先ほども、PC作業をするだけで少しきつそうに見えたのだから、あまり無理はさせない方がいいだろうと判断した佐藤が呆れ顔で、阻止した未来について予言した。
「お前1人で家で自宅療養してたら、絶対悪化させてたと思うぞ」
「……」
無意識に運動しようとしてしまう汐見は
(今後は怪我や病気をしないように気をつけよう……)
と、明後日の方向で固く心に決めた。
無意識に乗り越えようとしてもストレッチポールが硬くて痛みがあるから、そういう行動は取らないだろう。そう思って用意したら、案の定それからは佐藤にとってラッキーな事故はなくなった。
ちょっと残念な気はしたが佐藤は
(焦ってそういうことして……拒否られたり嫌われるよりはマシだ)
自分にそう言い聞かせることで苦い溜飲を下げた。
「もう寝るぞ。明日は早いし、やることも多い。刑事さんたちは午後だったよな?」
「あぁ、2時に来てもらうことになってる。昼食べてから家に戻ってれば大丈夫だ」
「了解。じゃあ、電気消すぞ」
「あぁ……」
2人で定位置に寝そべって、ベッドのヘッドボードに置かれたリモコンを操作しようとする佐藤。

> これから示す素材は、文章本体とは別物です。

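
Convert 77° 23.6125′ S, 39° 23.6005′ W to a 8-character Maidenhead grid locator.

Offset from 180°W / 90°S: lon 140.60666°, lat 12.60646°.
Field (20°×10°, letters A–R): lon ⌊140.60666/20⌋ = 7 → H; lat ⌊12.60646/10⌋ = 1 → B.
Square (2°×1°, digits 0–9): lon ⌊0.60666/2⌋ = 0; lat ⌊2.60646/1⌋ = 2.
Subsquare (5′×2.5′, letters a–x): lon ⌊0.60666/0.0833333⌋ = 7 → h; lat ⌊0.60646/0.0416667⌋ = 14 → o.
Extended square (30″×15″, digits 0–9): lon ⌊0.02333/0.00833333⌋ = 2; lat ⌊0.02313/0.00416667⌋ = 5.

HB02ho25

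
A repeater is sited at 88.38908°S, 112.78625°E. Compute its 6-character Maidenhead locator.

Add 180° to longitude and 90° to latitude: 292.7862, 1.6109.
Field: 292.7862/20 → 14 → O, 1.6109/10 → 0 → A; chars OA.
Square: 12.7862/2 → 6, 1.6109/1 → 1; chars 61.
Subsquare: 0.7862/0.0833333 → 9 → j, 0.6109/0.0416667 → 14 → o; chars jo.

OA61jo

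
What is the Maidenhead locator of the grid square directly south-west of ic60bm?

Longitude subsquare b = 1; −1 → 0 = a.
Latitude subsquare m = 12; −1 → 11 = l.

IC60al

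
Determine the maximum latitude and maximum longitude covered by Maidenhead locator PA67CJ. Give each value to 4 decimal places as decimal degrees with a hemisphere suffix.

82.5833° S, 132.2500° E

Field P=15, A=0: +15·20° lon, +0·10° lat → SW at lon 120°, lat -90°.
Square 6, 7: +6·2° lon, +7·1° lat → SW at lon 132°, lat -83°.
Subsquare c=2, j=9: +2·0.0833333° lon, +9·0.0416667° lat → SW at lon 132.167°, lat -82.625°.
Cell spans 0.0833333° lon × 0.0416667° lat. NE corner is SW corner plus one full cell.
latitude 82.5833° S, longitude 132.2500° E.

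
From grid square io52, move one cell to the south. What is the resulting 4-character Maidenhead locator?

Latitude square 2; −1 → 1.
The longitude characters are unchanged.

IO51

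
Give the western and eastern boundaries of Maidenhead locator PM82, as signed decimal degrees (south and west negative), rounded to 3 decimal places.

136.000, 138.000

Field P=15, M=12: +15·20° lon, +12·10° lat → SW at lon 120°, lat 30°.
Square 8, 2: +8·2° lon, +2·1° lat → SW at lon 136°, lat 32°.
Cell spans 2° lon × 1° lat.
west 136.000, east 138.000.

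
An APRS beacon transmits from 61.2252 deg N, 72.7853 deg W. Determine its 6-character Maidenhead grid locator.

Shift to the Maidenhead origin (180°W, 90°S): lon 107.2147, lat 151.2252.
Field (20°×10°, letters A–R): lon ⌊107.2147/20⌋ = 5 → F; lat ⌊151.2252/10⌋ = 15 → P.
Square (2°×1°, digits 0–9): lon ⌊7.2147/2⌋ = 3; lat ⌊1.2252/1⌋ = 1.
Subsquare (5′×2.5′, letters a–x): lon ⌊1.2147/0.0833333⌋ = 14 → o; lat ⌊0.2252/0.0416667⌋ = 5 → f.

FP31of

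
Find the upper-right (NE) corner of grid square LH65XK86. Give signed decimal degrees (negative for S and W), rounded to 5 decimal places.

-14.55417, 53.99167

Field L=11, H=7: +11·20° lon, +7·10° lat → SW at lon 40°, lat -20°.
Square 6, 5: +6·2° lon, +5·1° lat → SW at lon 52°, lat -15°.
Subsquare x=23, k=10: +23·0.0833333° lon, +10·0.0416667° lat → SW at lon 53.9167°, lat -14.5833°.
Extended square 8, 6: +8·0.00833333° lon, +6·0.00416667° lat → SW at lon 53.9833°, lat -14.5583°.
Cell spans 0.00833333° lon × 0.00416667° lat. NE corner is SW corner plus one full cell.
latitude -14.55417, longitude 53.99167.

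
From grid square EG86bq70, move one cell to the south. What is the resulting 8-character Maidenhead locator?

Latitude extended square 0; −1 → -1, wraps to 9, carry into subsquare.
Latitude subsquare q = 16; −1 → 15 = p.
The longitude characters are unchanged.

EG86bp79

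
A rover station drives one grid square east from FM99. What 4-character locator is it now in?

Longitude square 9; +1 → 10, wraps to 0, carry into field.
Longitude field F = 5; +1 → 6 = G.
The latitude characters are unchanged.

GM09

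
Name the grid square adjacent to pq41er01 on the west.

Longitude extended square 0; −1 → -1, wraps to 9, carry into subsquare.
Longitude subsquare e = 4; −1 → 3 = d.
The latitude characters are unchanged.

PQ41dr91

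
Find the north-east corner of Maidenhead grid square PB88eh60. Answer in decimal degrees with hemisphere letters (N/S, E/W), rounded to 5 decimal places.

Field P=15, B=1: +15·20° lon, +1·10° lat → SW at lon 120°, lat -80°.
Square 8, 8: +8·2° lon, +8·1° lat → SW at lon 136°, lat -72°.
Subsquare e=4, h=7: +4·0.0833333° lon, +7·0.0416667° lat → SW at lon 136.333°, lat -71.7083°.
Extended square 6, 0: +6·0.00833333° lon, +0·0.00416667° lat → SW at lon 136.383°, lat -71.7083°.
Cell spans 0.00833333° lon × 0.00416667° lat. NE corner is SW corner plus one full cell.
latitude 71.70417° S, longitude 136.39167° E.

71.70417° S, 136.39167° E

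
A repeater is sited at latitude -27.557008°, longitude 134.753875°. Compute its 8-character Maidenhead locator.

PG72jk06

Shift to the Maidenhead origin (180°W, 90°S): lon 314.75387, lat 62.44299.
Field: lon ⌊314.75387/20⌋ = 15 → P; lat ⌊62.44299/10⌋ = 6 → G.
Square: lon ⌊14.75387/2⌋ = 7; lat ⌊2.44299/1⌋ = 2.
Subsquare: lon ⌊0.75387/0.0833333⌋ = 9 → j; lat ⌊0.44299/0.0416667⌋ = 10 → k.
Extended square: lon ⌊0.00387/0.00833333⌋ = 0; lat ⌊0.02633/0.00416667⌋ = 6.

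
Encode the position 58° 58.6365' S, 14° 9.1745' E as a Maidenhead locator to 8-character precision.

JD71ba85

Shift to the Maidenhead origin (180°W, 90°S): lon 194.15291, lat 31.02273.
Field: lon ⌊194.15291/20⌋ = 9 → J; lat ⌊31.02273/10⌋ = 3 → D.
Square: lon ⌊14.15291/2⌋ = 7; lat ⌊1.02273/1⌋ = 1.
Subsquare: lon ⌊0.15291/0.0833333⌋ = 1 → b; lat ⌊0.02273/0.0416667⌋ = 0 → a.
Extended square: lon ⌊0.06957/0.00833333⌋ = 8; lat ⌊0.02273/0.00416667⌋ = 5.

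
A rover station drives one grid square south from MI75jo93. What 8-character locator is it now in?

Latitude extended square 3; −1 → 2.
The longitude characters are unchanged.

MI75jo92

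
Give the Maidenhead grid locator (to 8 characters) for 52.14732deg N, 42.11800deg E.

LO12bd45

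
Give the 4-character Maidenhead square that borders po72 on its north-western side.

PO63

Longitude square 7; −1 → 6.
Latitude square 2; +1 → 3.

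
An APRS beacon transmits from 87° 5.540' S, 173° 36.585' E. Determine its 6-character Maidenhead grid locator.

Offset from 180°W / 90°S: lon 353.6097°, lat 2.9077°.
Field: lon ⌊353.6097/20⌋ = 17 → R; lat ⌊2.9077/10⌋ = 0 → A.
Square: lon ⌊13.6097/2⌋ = 6; lat ⌊2.9077/1⌋ = 2.
Subsquare: lon ⌊1.6097/0.0833333⌋ = 19 → t; lat ⌊0.9077/0.0416667⌋ = 21 → v.

RA62tv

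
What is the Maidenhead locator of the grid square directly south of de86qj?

DE86qi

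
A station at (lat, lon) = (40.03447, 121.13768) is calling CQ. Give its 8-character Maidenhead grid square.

Shift to the Maidenhead origin (180°W, 90°S): lon 301.13768, lat 130.03447.
Field: 301.13768/20 → 15 → P, 130.03447/10 → 13 → N; chars PN.
Square: 1.13768/2 → 0, 0.03447/1 → 0; chars 00.
Subsquare: 1.13768/0.0833333 → 13 → n, 0.03447/0.0416667 → 0 → a; chars na.
Extended square: 0.05435/0.00833333 → 6, 0.03447/0.00416667 → 8; chars 68.

PN00na68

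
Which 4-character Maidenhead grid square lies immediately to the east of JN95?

Longitude square 9; +1 → 10, wraps to 0, carry into field.
Longitude field J = 9; +1 → 10 = K.
The latitude characters are unchanged.

KN05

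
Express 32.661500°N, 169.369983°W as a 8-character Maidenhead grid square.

AM52hp58

Add 180° to longitude and 90° to latitude: 10.63002, 122.66150.
Field: lon ⌊10.63002/20⌋ = 0 → A; lat ⌊122.66150/10⌋ = 12 → M.
Square: lon ⌊10.63002/2⌋ = 5; lat ⌊2.66150/1⌋ = 2.
Subsquare: lon ⌊0.63002/0.0833333⌋ = 7 → h; lat ⌊0.66150/0.0416667⌋ = 15 → p.
Extended square: lon ⌊0.04668/0.00833333⌋ = 5; lat ⌊0.03650/0.00416667⌋ = 8.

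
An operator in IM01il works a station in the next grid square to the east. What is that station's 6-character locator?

IM01jl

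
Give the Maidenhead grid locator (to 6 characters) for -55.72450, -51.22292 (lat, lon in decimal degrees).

GD44jg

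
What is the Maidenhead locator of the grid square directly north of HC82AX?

HC83aa

Latitude subsquare x = 23; +1 → 24, wraps to 0 = a, carry into square.
Latitude square 2; +1 → 3.
The longitude characters are unchanged.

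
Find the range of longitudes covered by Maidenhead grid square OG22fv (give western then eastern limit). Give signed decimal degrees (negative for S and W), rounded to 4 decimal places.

104.4167, 104.5000

Field O=14, G=6: +14·20° lon, +6·10° lat → SW at lon 100°, lat -30°.
Square 2, 2: +2·2° lon, +2·1° lat → SW at lon 104°, lat -28°.
Subsquare f=5, v=21: +5·0.0833333° lon, +21·0.0416667° lat → SW at lon 104.417°, lat -27.125°.
Cell spans 0.0833333° lon × 0.0416667° lat.
west 104.4167, east 104.5000.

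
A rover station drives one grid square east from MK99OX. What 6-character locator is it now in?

Longitude subsquare o = 14; +1 → 15 = p.
The latitude characters are unchanged.

MK99px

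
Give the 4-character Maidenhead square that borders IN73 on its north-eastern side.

IN84

Longitude square 7; +1 → 8.
Latitude square 3; +1 → 4.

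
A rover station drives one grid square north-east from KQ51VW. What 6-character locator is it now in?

KQ51wx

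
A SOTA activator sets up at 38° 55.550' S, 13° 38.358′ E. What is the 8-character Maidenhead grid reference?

Shift to the Maidenhead origin (180°W, 90°S): lon 193.63930, lat 51.07417.
Field (20°×10°, letters A–R): lon ⌊193.63930/20⌋ = 9 → J; lat ⌊51.07417/10⌋ = 5 → F.
Square (2°×1°, digits 0–9): lon ⌊13.63930/2⌋ = 6; lat ⌊1.07417/1⌋ = 1.
Subsquare (5′×2.5′, letters a–x): lon ⌊1.63930/0.0833333⌋ = 19 → t; lat ⌊0.07417/0.0416667⌋ = 1 → b.
Extended square (30″×15″, digits 0–9): lon ⌊0.05597/0.00833333⌋ = 6; lat ⌊0.03250/0.00416667⌋ = 7.

JF61tb67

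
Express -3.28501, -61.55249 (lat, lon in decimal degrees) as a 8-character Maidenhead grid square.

Shift to the Maidenhead origin (180°W, 90°S): lon 118.44751, lat 86.71499.
Field (20°×10°, letters A–R): lon ⌊118.44751/20⌋ = 5 → F; lat ⌊86.71499/10⌋ = 8 → I.
Square (2°×1°, digits 0–9): lon ⌊18.44751/2⌋ = 9; lat ⌊6.71499/1⌋ = 6.
Subsquare (5′×2.5′, letters a–x): lon ⌊0.44751/0.0833333⌋ = 5 → f; lat ⌊0.71499/0.0416667⌋ = 17 → r.
Extended square (30″×15″, digits 0–9): lon ⌊0.03084/0.00833333⌋ = 3; lat ⌊0.00666/0.00416667⌋ = 1.

FI96fr31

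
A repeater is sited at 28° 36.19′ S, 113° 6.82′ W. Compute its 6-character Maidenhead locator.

DG31kj

Offset from 180°W / 90°S: lon 66.8863°, lat 61.3968°.
Field (20°×10°, letters A–R): 66.8863/20 → 3 → D, 61.3968/10 → 6 → G; chars DG.
Square (2°×1°, digits 0–9): 6.8863/2 → 3, 1.3968/1 → 1; chars 31.
Subsquare (5′×2.5′, letters a–x): 0.8863/0.0833333 → 10 → k, 0.3968/0.0416667 → 9 → j; chars kj.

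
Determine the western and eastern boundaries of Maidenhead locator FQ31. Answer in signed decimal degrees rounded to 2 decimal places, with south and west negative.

Field F=5, Q=16: +5·20° lon, +16·10° lat → SW at lon -80°, lat 70°.
Square 3, 1: +3·2° lon, +1·1° lat → SW at lon -74°, lat 71°.
Cell spans 2° lon × 1° lat.
west -74.00, east -72.00.

-74.00, -72.00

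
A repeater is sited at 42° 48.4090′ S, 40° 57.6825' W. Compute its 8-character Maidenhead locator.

GE97me46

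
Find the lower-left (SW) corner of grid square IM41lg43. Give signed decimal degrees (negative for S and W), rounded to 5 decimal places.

31.26250, -11.05000

Field I=8, M=12: +8·20° lon, +12·10° lat → SW at lon -20°, lat 30°.
Square 4, 1: +4·2° lon, +1·1° lat → SW at lon -12°, lat 31°.
Subsquare l=11, g=6: +11·0.0833333° lon, +6·0.0416667° lat → SW at lon -11.0833°, lat 31.25°.
Extended square 4, 3: +4·0.00833333° lon, +3·0.00416667° lat → SW at lon -11.05°, lat 31.2625°.
latitude 31.26250, longitude -11.05000.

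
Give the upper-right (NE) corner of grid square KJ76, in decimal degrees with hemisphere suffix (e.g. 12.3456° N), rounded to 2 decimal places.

7.00° N, 36.00° E

Field K=10, J=9: +10·20° lon, +9·10° lat → SW at lon 20°, lat 0°.
Square 7, 6: +7·2° lon, +6·1° lat → SW at lon 34°, lat 6°.
Cell spans 2° lon × 1° lat. NE corner is SW corner plus one full cell.
latitude 7.00° N, longitude 36.00° E.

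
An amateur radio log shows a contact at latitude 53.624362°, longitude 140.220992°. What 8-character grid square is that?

QO03co69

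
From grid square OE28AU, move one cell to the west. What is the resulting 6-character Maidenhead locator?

OE18xu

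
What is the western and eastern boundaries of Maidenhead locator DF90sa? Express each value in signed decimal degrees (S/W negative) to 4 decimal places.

-100.5000, -100.4167

Field D=3, F=5: +3·20° lon, +5·10° lat → SW at lon -120°, lat -40°.
Square 9, 0: +9·2° lon, +0·1° lat → SW at lon -102°, lat -40°.
Subsquare s=18, a=0: +18·0.0833333° lon, +0·0.0416667° lat → SW at lon -100.5°, lat -40°.
Cell spans 0.0833333° lon × 0.0416667° lat.
west -100.5000, east -100.4167.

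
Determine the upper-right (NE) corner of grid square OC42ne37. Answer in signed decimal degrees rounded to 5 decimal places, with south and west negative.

-67.80000, 109.11667

Field O=14, C=2: +14·20° lon, +2·10° lat → SW at lon 100°, lat -70°.
Square 4, 2: +4·2° lon, +2·1° lat → SW at lon 108°, lat -68°.
Subsquare n=13, e=4: +13·0.0833333° lon, +4·0.0416667° lat → SW at lon 109.083°, lat -67.8333°.
Extended square 3, 7: +3·0.00833333° lon, +7·0.00416667° lat → SW at lon 109.108°, lat -67.8042°.
Cell spans 0.00833333° lon × 0.00416667° lat. NE corner is SW corner plus one full cell.
latitude -67.80000, longitude 109.11667.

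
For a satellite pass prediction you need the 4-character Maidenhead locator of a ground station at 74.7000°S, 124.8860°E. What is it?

PB25

Shift to the Maidenhead origin (180°W, 90°S): lon 304.89, lat 15.30.
Field: 304.89/20 → 15 → P, 15.30/10 → 1 → B; chars PB.
Square: 4.89/2 → 2, 5.30/1 → 5; chars 25.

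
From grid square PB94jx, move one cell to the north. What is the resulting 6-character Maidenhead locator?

PB95ja

Latitude subsquare x = 23; +1 → 24, wraps to 0 = a, carry into square.
Latitude square 4; +1 → 5.
The longitude characters are unchanged.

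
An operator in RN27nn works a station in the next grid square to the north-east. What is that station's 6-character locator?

RN27oo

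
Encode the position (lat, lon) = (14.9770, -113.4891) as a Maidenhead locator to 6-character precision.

Add 180° to longitude and 90° to latitude: 66.5109, 104.9770.
Field (20°×10°, letters A–R): lon ⌊66.5109/20⌋ = 3 → D; lat ⌊104.9770/10⌋ = 10 → K.
Square (2°×1°, digits 0–9): lon ⌊6.5109/2⌋ = 3; lat ⌊4.9770/1⌋ = 4.
Subsquare (5′×2.5′, letters a–x): lon ⌊0.5109/0.0833333⌋ = 6 → g; lat ⌊0.9770/0.0416667⌋ = 23 → x.

DK34gx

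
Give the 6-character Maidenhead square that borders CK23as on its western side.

Longitude subsquare a = 0; −1 → -1, wraps to 23 = x, carry into square.
Longitude square 2; −1 → 1.
The latitude characters are unchanged.

CK13xs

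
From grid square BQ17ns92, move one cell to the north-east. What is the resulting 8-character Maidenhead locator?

BQ17os03

Longitude extended square 9; +1 → 10, wraps to 0, carry into subsquare.
Longitude subsquare n = 13; +1 → 14 = o.
Latitude extended square 2; +1 → 3.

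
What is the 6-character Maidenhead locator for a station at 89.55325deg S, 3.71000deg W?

IA80dk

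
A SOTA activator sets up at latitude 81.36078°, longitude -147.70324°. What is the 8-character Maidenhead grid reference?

Offset from 180°W / 90°S: lon 32.29676°, lat 171.36078°.
Field: lon ⌊32.29676/20⌋ = 1 → B; lat ⌊171.36078/10⌋ = 17 → R.
Square: lon ⌊12.29676/2⌋ = 6; lat ⌊1.36078/1⌋ = 1.
Subsquare: lon ⌊0.29676/0.0833333⌋ = 3 → d; lat ⌊0.36078/0.0416667⌋ = 8 → i.
Extended square: lon ⌊0.04676/0.00833333⌋ = 5; lat ⌊0.02745/0.00416667⌋ = 6.

BR61di56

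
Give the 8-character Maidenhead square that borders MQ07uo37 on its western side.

MQ07uo27

Longitude extended square 3; −1 → 2.
The latitude characters are unchanged.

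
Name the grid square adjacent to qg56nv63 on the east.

QG56nv73

Longitude extended square 6; +1 → 7.
The latitude characters are unchanged.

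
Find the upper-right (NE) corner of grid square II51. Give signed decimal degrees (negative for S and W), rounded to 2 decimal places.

-8.00, -8.00

Field I=8, I=8: +8·20° lon, +8·10° lat → SW at lon -20°, lat -10°.
Square 5, 1: +5·2° lon, +1·1° lat → SW at lon -10°, lat -9°.
Cell spans 2° lon × 1° lat. NE corner is SW corner plus one full cell.
latitude -8.00, longitude -8.00.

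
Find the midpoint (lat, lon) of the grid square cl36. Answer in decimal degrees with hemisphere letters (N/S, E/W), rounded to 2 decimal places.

26.50° N, 133.00° W

Field C=2, L=11: +2·20° lon, +11·10° lat → SW at lon -140°, lat 20°.
Square 3, 6: +3·2° lon, +6·1° lat → SW at lon -134°, lat 26°.
Cell spans 2° lon × 1° lat. Centre is SW corner plus half of each.
latitude 26.50° N, longitude 133.00° W.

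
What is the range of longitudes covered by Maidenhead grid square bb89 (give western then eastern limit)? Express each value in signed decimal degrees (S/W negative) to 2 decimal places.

-144.00, -142.00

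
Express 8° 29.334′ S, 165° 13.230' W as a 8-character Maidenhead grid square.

Add 180° to longitude and 90° to latitude: 14.77950, 81.51110.
Field (20°×10°, letters A–R): lon ⌊14.77950/20⌋ = 0 → A; lat ⌊81.51110/10⌋ = 8 → I.
Square (2°×1°, digits 0–9): lon ⌊14.77950/2⌋ = 7; lat ⌊1.51110/1⌋ = 1.
Subsquare (5′×2.5′, letters a–x): lon ⌊0.77950/0.0833333⌋ = 9 → j; lat ⌊0.51110/0.0416667⌋ = 12 → m.
Extended square (30″×15″, digits 0–9): lon ⌊0.02950/0.00833333⌋ = 3; lat ⌊0.01110/0.00416667⌋ = 2.

AI71jm32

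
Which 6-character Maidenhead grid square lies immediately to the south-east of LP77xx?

LP87aw

Longitude subsquare x = 23; +1 → 24, wraps to 0 = a, carry into square.
Longitude square 7; +1 → 8.
Latitude subsquare x = 23; −1 → 22 = w.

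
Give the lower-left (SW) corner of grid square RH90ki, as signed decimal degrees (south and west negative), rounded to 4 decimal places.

-19.6667, 178.8333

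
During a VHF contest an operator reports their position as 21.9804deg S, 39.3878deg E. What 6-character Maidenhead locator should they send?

KG98qa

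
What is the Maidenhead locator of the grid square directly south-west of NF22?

Longitude square 2; −1 → 1.
Latitude square 2; −1 → 1.

NF11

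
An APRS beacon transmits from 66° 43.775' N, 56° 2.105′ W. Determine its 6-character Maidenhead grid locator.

Add 180° to longitude and 90° to latitude: 123.9649, 156.7296.
Field (20°×10°, letters A–R): lon ⌊123.9649/20⌋ = 6 → G; lat ⌊156.7296/10⌋ = 15 → P.
Square (2°×1°, digits 0–9): lon ⌊3.9649/2⌋ = 1; lat ⌊6.7296/1⌋ = 6.
Subsquare (5′×2.5′, letters a–x): lon ⌊1.9649/0.0833333⌋ = 23 → x; lat ⌊0.7296/0.0416667⌋ = 17 → r.

GP16xr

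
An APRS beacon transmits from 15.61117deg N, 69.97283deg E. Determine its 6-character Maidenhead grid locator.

Offset from 180°W / 90°S: lon 249.9728°, lat 105.6112°.
Field: lon ⌊249.9728/20⌋ = 12 → M; lat ⌊105.6112/10⌋ = 10 → K.
Square: lon ⌊9.9728/2⌋ = 4; lat ⌊5.6112/1⌋ = 5.
Subsquare: lon ⌊1.9728/0.0833333⌋ = 23 → x; lat ⌊0.6112/0.0416667⌋ = 14 → o.

MK45xo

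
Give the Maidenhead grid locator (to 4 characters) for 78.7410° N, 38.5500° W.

Offset from 180°W / 90°S: lon 141.45°, lat 168.74°.
Field (20°×10°, letters A–R): lon ⌊141.45/20⌋ = 7 → H; lat ⌊168.74/10⌋ = 16 → Q.
Square (2°×1°, digits 0–9): lon ⌊1.45/2⌋ = 0; lat ⌊8.74/1⌋ = 8.

HQ08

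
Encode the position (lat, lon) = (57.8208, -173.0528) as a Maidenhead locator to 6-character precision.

Shift to the Maidenhead origin (180°W, 90°S): lon 6.9472, lat 147.8208.
Field (20°×10°, letters A–R): lon ⌊6.9472/20⌋ = 0 → A; lat ⌊147.8208/10⌋ = 14 → O.
Square (2°×1°, digits 0–9): lon ⌊6.9472/2⌋ = 3; lat ⌊7.8208/1⌋ = 7.
Subsquare (5′×2.5′, letters a–x): lon ⌊0.9472/0.0833333⌋ = 11 → l; lat ⌊0.8208/0.0416667⌋ = 19 → t.

AO37lt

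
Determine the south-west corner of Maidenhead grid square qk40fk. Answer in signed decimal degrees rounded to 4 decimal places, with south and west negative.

10.4167, 148.4167

Field Q=16, K=10: +16·20° lon, +10·10° lat → SW at lon 140°, lat 10°.
Square 4, 0: +4·2° lon, +0·1° lat → SW at lon 148°, lat 10°.
Subsquare f=5, k=10: +5·0.0833333° lon, +10·0.0416667° lat → SW at lon 148.417°, lat 10.4167°.
latitude 10.4167, longitude 148.4167.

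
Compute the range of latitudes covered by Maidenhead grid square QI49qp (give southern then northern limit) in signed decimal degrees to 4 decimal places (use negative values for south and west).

Field Q=16, I=8: +16·20° lon, +8·10° lat → SW at lon 140°, lat -10°.
Square 4, 9: +4·2° lon, +9·1° lat → SW at lon 148°, lat -1°.
Subsquare q=16, p=15: +16·0.0833333° lon, +15·0.0416667° lat → SW at lon 149.333°, lat -0.375°.
Cell spans 0.0833333° lon × 0.0416667° lat.
south -0.3750, north -0.3333.

-0.3750, -0.3333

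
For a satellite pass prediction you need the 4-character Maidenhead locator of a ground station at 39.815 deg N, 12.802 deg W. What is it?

IM39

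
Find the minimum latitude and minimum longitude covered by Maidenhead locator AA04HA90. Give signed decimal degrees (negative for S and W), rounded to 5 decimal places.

Field A=0, A=0: +0·20° lon, +0·10° lat → SW at lon -180°, lat -90°.
Square 0, 4: +0·2° lon, +4·1° lat → SW at lon -180°, lat -86°.
Subsquare h=7, a=0: +7·0.0833333° lon, +0·0.0416667° lat → SW at lon -179.417°, lat -86°.
Extended square 9, 0: +9·0.00833333° lon, +0·0.00416667° lat → SW at lon -179.342°, lat -86°.
latitude -86.00000, longitude -179.34167.

-86.00000, -179.34167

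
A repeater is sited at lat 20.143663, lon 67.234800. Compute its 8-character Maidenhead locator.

Shift to the Maidenhead origin (180°W, 90°S): lon 247.23480, lat 110.14366.
Field (20°×10°, letters A–R): 247.23480/20 → 12 → M, 110.14366/10 → 11 → L; chars ML.
Square (2°×1°, digits 0–9): 7.23480/2 → 3, 0.14366/1 → 0; chars 30.
Subsquare (5′×2.5′, letters a–x): 1.23480/0.0833333 → 14 → o, 0.14366/0.0416667 → 3 → d; chars od.
Extended square (30″×15″, digits 0–9): 0.06813/0.00833333 → 8, 0.01866/0.00416667 → 4; chars 84.

ML30od84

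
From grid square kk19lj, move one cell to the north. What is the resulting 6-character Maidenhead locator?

Latitude subsquare j = 9; +1 → 10 = k.
The longitude characters are unchanged.

KK19lk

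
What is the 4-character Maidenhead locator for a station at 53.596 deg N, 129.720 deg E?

PO43

Shift to the Maidenhead origin (180°W, 90°S): lon 309.72, lat 143.60.
Field (20°×10°, letters A–R): lon ⌊309.72/20⌋ = 15 → P; lat ⌊143.60/10⌋ = 14 → O.
Square (2°×1°, digits 0–9): lon ⌊9.72/2⌋ = 4; lat ⌊3.60/1⌋ = 3.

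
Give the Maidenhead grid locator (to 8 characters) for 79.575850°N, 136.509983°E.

Add 180° to longitude and 90° to latitude: 316.50998, 169.57585.
Field (20°×10°, letters A–R): 316.50998/20 → 15 → P, 169.57585/10 → 16 → Q; chars PQ.
Square (2°×1°, digits 0–9): 16.50998/2 → 8, 9.57585/1 → 9; chars 89.
Subsquare (5′×2.5′, letters a–x): 0.50998/0.0833333 → 6 → g, 0.57585/0.0416667 → 13 → n; chars gn.
Extended square (30″×15″, digits 0–9): 0.00998/0.00833333 → 1, 0.03418/0.00416667 → 8; chars 18.

PQ89gn18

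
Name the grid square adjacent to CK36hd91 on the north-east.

Longitude extended square 9; +1 → 10, wraps to 0, carry into subsquare.
Longitude subsquare h = 7; +1 → 8 = i.
Latitude extended square 1; +1 → 2.

CK36id02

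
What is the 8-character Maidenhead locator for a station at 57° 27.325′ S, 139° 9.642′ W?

CD02kn00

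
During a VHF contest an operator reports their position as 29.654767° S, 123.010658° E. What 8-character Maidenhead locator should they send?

PG10mi12

Offset from 180°W / 90°S: lon 303.01066°, lat 60.34523°.
Field: 303.01066/20 → 15 → P, 60.34523/10 → 6 → G; chars PG.
Square: 3.01066/2 → 1, 0.34523/1 → 0; chars 10.
Subsquare: 1.01066/0.0833333 → 12 → m, 0.34523/0.0416667 → 8 → i; chars mi.
Extended square: 0.01066/0.00833333 → 1, 0.01190/0.00416667 → 2; chars 12.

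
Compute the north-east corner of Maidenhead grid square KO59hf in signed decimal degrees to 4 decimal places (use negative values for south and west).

59.2500, 30.6667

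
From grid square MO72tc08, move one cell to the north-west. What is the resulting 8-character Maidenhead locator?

Longitude extended square 0; −1 → -1, wraps to 9, carry into subsquare.
Longitude subsquare t = 19; −1 → 18 = s.
Latitude extended square 8; +1 → 9.

MO72sc99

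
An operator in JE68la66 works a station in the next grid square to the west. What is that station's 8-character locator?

JE68la56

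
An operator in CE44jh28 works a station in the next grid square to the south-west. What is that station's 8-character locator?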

暗くなる寸前で、汐見がポール越しに佐藤の顔を伺いながら声をかけてきた。
「……佐藤」
「ん?」
「迷惑だよな、こんな……」
「おい、また【悪い】っつったらこっから足揉んでもらうぞ」
言って、ポール越しから汐見のところにニュッと足を差し出すと「はははっ」と汐見が笑い声をあげた。
(こんな時くらい、そういうこと考えるなよな……)
汐見のその、表情にはほとんど出ない細やかな心の機微を愛しく思う。佐藤は嘆息しながら
「……俺はさ、割とハッキリもの言う方だと思ってるし、お前にはほぼなんでも言ってると思う」
「?」
(お前に対する気持ち以外は全部……)
「迷惑だったら迷惑って言うし、出来ないことは出来ないって言うよ。だから、安心してちゃんと頼れ。わかったか」
「……わかった。わ……ありがとう」
「そう、そう言えばいいんだよ。お前もわかってきたじゃん」
「あぁ、そうだな……」
「後な、お前はそうだな……もっと感情を表に出してもいいと思うぞ」
「出してないか?」
「あれで出してるとしたら、お前の中で世界中の人間はいつも笑顔なんだな?」
「……気をつける」
「だな。でもまぁ……」
(眩しそうなあの笑顔だけは、俺だけに見せて欲しいけどな……)
「? 佐藤?」
「いや、なんでもない」
今度こそ明かりを消すと、2人してすぐさま夢の国へと旅立った。
佐藤は(久しぶりに汐見と同じベッドで横になって寝られるか俺?) という心配をしていたが────
日中、汐見とずっと一緒にいて神経を尖らせていたことによる気疲れで精神的疲労が溜まっていたのと、汐見が傍にいるという安心感からか、夜中に起きることもなく深睡眠を貪った。
◇◇◇
翌朝、火曜日。
久々に満足行くまでぐっすり眠れた汐見は、シャツが捲れ、あわや危険地帯寸前の胸元までズリ上がった姿で寝こけていて。
脊髄反射でヘッドボードにあったスマホを手に取った佐藤が、シャッター音のしないカメラアプリで連写してしまったのは仕方のないことだった。